Nevada County’s use of the 10,000 metric ton threshold for the draft report was not adequate in the first place due to the different conditions in the various air districts. In addition, due to the changes in state targets, that 10,000 metric ton threshold is certainly not valid now. As summarized by Shute, Mihaly and Weinberger LLP in comments prepared on behalf of CEA Foundation:


“The DEIR must use a significance threshold that will achieve California’s new statewide greenhouse gas reductions goals over the proposed 80-year lifetime of the project. In light of those state goals and the severity of climate change, any operational emissions over existing conditions should be considered significant.


“Since 2010, scientific research has made clear that any additional emissions will contribute to the serious and growing climate crisis. See Intergovernmental Panel on Climate Change, Climate Change 2021: The Physical Science Basis, Summary for Policymakers (October 2021), attached as Exhibit I.


“Recognizing this reality, in 2018 Gov. Brown signed Executive Order 55-18, calling for the state to achieve carbon neutrality as soon as possible and no later than 2045, and to achieve and maintain net-negative emissions thereafter. See DEIR at 4.3-29.


“Given these facts, the DEIR should establish a net zero threshold for new greenhouse gas emissions from the project. See e.g., CARB 2017 Climate Change Scoping Plan, attached as Exhibit J, at 101 (’Achieving no net additional increase in greenhouse gas emissions, resulting in no contribution to greenhouse gas impacts, is an appropriate overall objective for new development.’) The DEIR does not explain why the project should not be judged by a significance threshold requiring no net increase in greenhouse gas emissions.”[4]


The draft environmental impact report states greenhouse gas emissions from mine operations would be just under 10,000 metric tons per year. This number was chosen as a threshold based on other air districts in California.

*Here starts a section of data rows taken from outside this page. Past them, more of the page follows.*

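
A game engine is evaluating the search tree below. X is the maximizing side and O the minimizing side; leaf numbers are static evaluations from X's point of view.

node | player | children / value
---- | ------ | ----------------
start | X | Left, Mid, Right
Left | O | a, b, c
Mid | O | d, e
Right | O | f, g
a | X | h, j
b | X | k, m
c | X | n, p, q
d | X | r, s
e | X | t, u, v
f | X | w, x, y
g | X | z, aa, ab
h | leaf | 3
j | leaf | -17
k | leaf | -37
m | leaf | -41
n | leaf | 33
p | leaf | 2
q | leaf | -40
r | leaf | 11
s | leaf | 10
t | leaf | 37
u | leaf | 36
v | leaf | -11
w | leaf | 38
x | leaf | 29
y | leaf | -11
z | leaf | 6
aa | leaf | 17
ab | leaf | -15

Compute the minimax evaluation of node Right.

17

f (X): max(38, 29, -11) = 38
g (X): max(6, 17, -15) = 17
Right (O): min(38, 17) = 17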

Neither our Air Quality Management District nor Nevada County have adopted numerical thresholds of significance for greenhouse gas emissions that would apply to the project.


The draft environmental impact report does not discuss the justification for adopting the 10,000 metric tons per year threshold, nor does it provide substantial evidence for applying this threshold to the project to demonstrate how it will achieve a fair share of the statewide greenhouse gas reductions goals for 2030 and beyond.


Ralph Silberstein is the president of the Community Environmental Advocates Foundation.


***Footnotes***


[2] Ibid, Table 4.3-23,DEIR Section 4.3, pgs 93-94

[4] Shute, Mihaly, & Weinberger LLP, Comments to the Idaho-Maryland Mine Project Draft Environmental Impact Report, pg 45 (download the comment from this page).